Philosophically speaking I am leaning towards the belief that we as people live in a liminal and determined reality, where there is no ‘free choice.’ That there are only options based upon our computations from previous experiences that determine our decision. Moreover, these thoughts are governed or influenced by external conditioning; social influence and resource based evolutionary paradigms. I am indeed more incongruent and have a lot less personal agency to what I think is real, is me and what my life is.
However, this is the ‘wow factor’ to me and this is totally transpersonal. It is a rare encounter that really demonstrates the complexity of our psych and may present a portal or doorway to try to understand my/ our deeper beliefs and behaviors especially around attachment. One notion I have is that underneath our romantic, ethereal, mystical selves are really quite mechanical and logical substrates and processes we have that are geared towards us gaining our needs or resources. We maybe masters of our own self deception and self actualizing process.
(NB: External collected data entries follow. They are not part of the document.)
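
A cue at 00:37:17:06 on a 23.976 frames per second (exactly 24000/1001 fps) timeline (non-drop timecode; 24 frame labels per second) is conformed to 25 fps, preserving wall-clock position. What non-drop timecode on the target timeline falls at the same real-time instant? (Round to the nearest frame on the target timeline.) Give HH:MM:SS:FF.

Source frame index: (0×3600 + 37×60 + 17) × 24 + 6 = 53694.
Real time: 53694 / (24000/1001) = 8957949/4000 s.
Target frame: (8957949/4000) × (25) = 8957949/160 ≈ 55987.181 → 55987.
At 25 labels/s: frame 55987 → 00:37:19:12.

00:37:19:12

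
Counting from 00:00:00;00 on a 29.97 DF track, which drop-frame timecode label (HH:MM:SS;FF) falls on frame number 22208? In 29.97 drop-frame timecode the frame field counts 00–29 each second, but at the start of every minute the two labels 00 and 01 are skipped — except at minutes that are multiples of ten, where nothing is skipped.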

We may be entities that want and need to self actualize in a maze, a maze of meaning. No wonder we go through mid life crises…we start to gain a sense of self just as we tip over the hill to walk a path towards death knowing we have created our nests, lives, safety, beliefs, values, fears and other constructs based upon us grasping at illusions and life style shrines.
Even science backs this up. In quantum terms the universe is made of atoms that can appear in different places at the same time and never touch. Thus, we are all vibrating in a haze of fluid motion, all interconnected and made of the same composite material.
My counselor really didn’t understand what I was getting at and asked me how I felt…
“Alive,” I replied, “with the notion that the universe and life is unexplainable and unfathomable.”
Though I guess, as we always want to have an answer or solid ground to walk on that the moral of this story is ,…
“never look a gift horse in the mouth but check to see if it’s got balls.”